Motor Functional MRI in the Presurgical Evaluation of Intractable Epilepsy of Frontal and Central Regions
Abstract number :
1.205
Submission category :
Year :
2000
Submission ID :
2410
Source :
www.aesnet.org
Presentation date :
12/2/2000 12:00:00 AM
Published date :
Dec 1, 2000, 06:00 AM
Authors :
Bertrand C Devaux, Francine Chassoux, Christophe Levesque, Patrick Sabbah, Jean-Luc Sarrazin, Elisabeth Landre, Baris Turak, Yves S Cordoliani, Jean-Paul Chodkiewicz, Sainte-Anne Hosp, Paris, France; Val-de-Grace Hosp, Paris, France.
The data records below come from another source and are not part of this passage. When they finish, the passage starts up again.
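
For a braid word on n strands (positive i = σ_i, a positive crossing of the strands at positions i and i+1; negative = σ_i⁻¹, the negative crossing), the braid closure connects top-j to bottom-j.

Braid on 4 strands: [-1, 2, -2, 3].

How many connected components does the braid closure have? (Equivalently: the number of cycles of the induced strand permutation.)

2

Derivation:
Track the strand permutation on 4 strands, starting from identity.
  step 1: s1^-1 swaps positions 1,2 -> [2 1 3 4]
  step 2: s2 swaps positions 2,3 -> [2 3 1 4]
  step 3: s2^-1 swaps positions 2,3 -> [2 1 3 4]
  step 4: s3 swaps positions 3,4 -> [2 1 4 3]
Final permutation (position -> original strand): [2 1 4 3]
Closure components = cycle count of this permutation = 2.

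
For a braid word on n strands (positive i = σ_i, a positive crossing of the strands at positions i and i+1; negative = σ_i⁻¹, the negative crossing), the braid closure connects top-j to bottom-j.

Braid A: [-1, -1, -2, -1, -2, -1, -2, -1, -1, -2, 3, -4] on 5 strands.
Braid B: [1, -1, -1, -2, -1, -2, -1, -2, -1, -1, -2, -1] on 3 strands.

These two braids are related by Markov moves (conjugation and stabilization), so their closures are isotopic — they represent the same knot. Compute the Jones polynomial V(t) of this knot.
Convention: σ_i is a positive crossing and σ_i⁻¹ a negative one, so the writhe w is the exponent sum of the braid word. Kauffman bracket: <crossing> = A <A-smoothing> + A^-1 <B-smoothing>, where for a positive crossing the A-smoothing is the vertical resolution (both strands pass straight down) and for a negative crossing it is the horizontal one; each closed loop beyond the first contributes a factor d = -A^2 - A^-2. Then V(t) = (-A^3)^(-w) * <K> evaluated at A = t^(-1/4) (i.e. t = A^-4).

Markov-equivalent braids have isotopic closures, hence identical knot invariants. Strip the Markov moves from each word to reach a common short braid β, then compute V(t) once on β.
Braid A: s1^-1 s1^-1 s2^-1 s1^-1 s2^-1 s1^-1 s2^-1 s1^-1 s1^-1 s2^-1 s3 s4^-1 on 5 strands reduces by inverse Markov moves (closure unchanged at each step):
  Destabilize: the word has the form β·s4^-1 where s4^-1 occurs only as the final letter (β ∈ B_4); drop it and the last strand → 4 strands.
  Destabilize: the word has the form β·s3 where s3 occurs only as the final letter (β ∈ B_3); drop it and the last strand → 3 strands.
Reduced to β = s1^-1 s1^-1 s2^-1 s1^-1 s2^-1 s1^-1 s2^-1 s1^-1 s1^-1 s2^-1 on 3 strands, 10 crossings.
Braid B: s1 s1^-1 s1^-1 s2^-1 s1^-1 s2^-1 s1^-1 s2^-1 s1^-1 s1^-1 s2^-1 s1^-1 on 3 strands reduces by inverse Markov moves (closure unchanged at each step):
  Deconjugate: the word is γ·β·γ⁻¹ with γ = s1 (prefix) and γ⁻¹ = s1^-1 (suffix); strip both.
Reduced to β = s1^-1 s1^-1 s2^-1 s1^-1 s2^-1 s1^-1 s2^-1 s1^-1 s1^-1 s2^-1 on 3 strands, 10 crossings.
Both give the same β = s1^-1 s1^-1 s2^-1 s1^-1 s2^-1 s1^-1 s2^-1 s1^-1 s1^-1 s2^-1 on 3 strands, so one state sum suffices:
Braid: s1^-1 s1^-1 s2^-1 s1^-1 s2^-1 s1^-1 s2^-1 s1^-1 s1^-1 s2^-1 on 3 strands, 10 crossings.
Writhe w = (#positive) - (#negative) = 0 - 10 = -10.
Computing the Kauffman bracket via state sum. There are 2^10 = 1024 states.
Each crossing splits two ways (0=vertical, 1=horizontal). The state's weight is A^(#A-smoothings - #B-smoothings) * d^(loops - 1).
Tabulate the states by total A-exponent and number of loops L (A-exp: L × count):
  A^10: L=3 ×1
  A^8: L=2 ×4, L=4 ×6
  A^6: L=1 ×4, L=3 ×30, L=5 ×11
  A^4: L=2 ×48, L=4 ×65, L=6 ×7
  A^2: L=1 ×24, L=3 ×140, L=5 ×45, L=7 ×1
  A^0: L=2 ×129, L=4 ×117, L=6 ×6
  A^-2: L=1 ×43, L=3 ×151, L=5 ×16
  A^-4: L=2 ×96, L=4 ×24
  A^-6: L=1 ×24, L=3 ×21
  A^-8: L=2 ×10
  A^-10: L=3 ×1
Each group contributes A^e * Σ count * d^(L-1):
Powers of d = -A^2 - A^-2: d^2 = A^4 + 2 + A^-4; d^3 = -A^6 - 3*A^2 - 3*A^-2 - A^-6; d^4 = A^8 + 4*A^4 + 6 + 4*A^-4 + A^-8; d^5 = -A^10 - 5*A^6 - 10*A^2 - 10*A^-2 - 5*A^-6 - A^-10; d^6 = A^12 + 6*A^8 + 15*A^4 + 20 + 15*A^-4 + 6*A^-8 + A^-12.
  A^10 * (d^2) = A^14 + 2*A^10 + A^6
  A^8 * (4*d + 6*d^3) = -6*A^14 - 22*A^10 - 22*A^6 - 6*A^2
  A^6 * (4 + 30*d^2 + 11*d^4) = 11*A^14 + 74*A^10 + 130*A^6 + 74*A^2 + 11*A^-2
  A^4 * (48*d + 65*d^3 + 7*d^5) = -7*A^14 - 100*A^10 - 313*A^6 - 313*A^2 - 100*A^-2 - 7*A^-6
  A^2 * (24 + 140*d^2 + 45*d^4 + d^6) = A^14 + 51*A^10 + 335*A^6 + 594*A^2 + 335*A^-2 + 51*A^-6 + A^-10
  A^0 * (129*d + 117*d^3 + 6*d^5) = -6*A^10 - 147*A^6 - 540*A^2 - 540*A^-2 - 147*A^-6 - 6*A^-10
  A^-2 * (43 + 151*d^2 + 16*d^4) = 16*A^6 + 215*A^2 + 441*A^-2 + 215*A^-6 + 16*A^-10
  A^-4 * (96*d + 24*d^3) = -24*A^2 - 168*A^-2 - 168*A^-6 - 24*A^-10
  A^-6 * (24 + 21*d^2) = 21*A^-2 + 66*A^-6 + 21*A^-10
  A^-8 * (10*d) = -10*A^-6 - 10*A^-10
  A^-10 * (d^2) = A^-6 + 2*A^-10 + A^-14
Summing the groups: <K> = -A^10 + A^-6 + A^-14
Normalise by the writhe: (-A^3)^(-w) = (-A^3)^(10) = A^30, so f(A) = A^30 * <K> = -A^40 + A^24 + A^16.
Substitute A = t^(-1/4), i.e. A^e → t^(-e/4): V(t) = t^-4 + t^-6 - t^-10

Answer: t^-4 + t^-6 - t^-10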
RATIONALE: Motor functional MRI has been validated in normal subjects and used in preoperative planning before resection of neoplasms and vascular malformations located nearby the sensorimotor cortex. However, little data on fMRI in patients with congenital lesions such as dysembryoplastic neuroepithelial tumor (DNT), focal cortical dysplasia (FCD) and infantile hemiplegia associated with intractable epilepsy, is available. METHODS: Twenty-eight consecutive patients presenting with chronic epilepsy involving the sensorimotor cortex underwent a fMRI with hand and foot motor task activation. Epilepsy was cryptogenic in 6 cases and symptomatic in 22 (infantile hemiplegia in 9, DNT in 7, cortical dysgenesis in 5, early trauma in 1). Twenty of these patients also underwent a stereo-EEG recording with one or more depth electrode implanted in the image-defined motor cortex. Responses to single shocks and train stimulations were topographically correlated to the activated areas on fMRI. RESULTS: Six patients with infantile hemiplegia had a non-conclusive fMRI exam, due to motor disability and motion artifacts ; in others, fMRI demonstrated abnormal responses concordant with depth electrode stimulation data. All patients with cryptogenic epilepsy had normal motor activation patterns. Patients with DNT had normal or reduced activation in normal cortex at the tumor periphery, but no within the tumor volume. Patients with FCD had motor activation and responses to stimulation within the lesion. Those findings were helpful for the resection planning. CONCLUSIONS: fMRI is a valuable tool in presurgical evaluation of partial intractable epilepsy and illustrates the early functional organization of the sensorimotor cortex associated with congenital lesions, as already demonstrated with invasive procedures.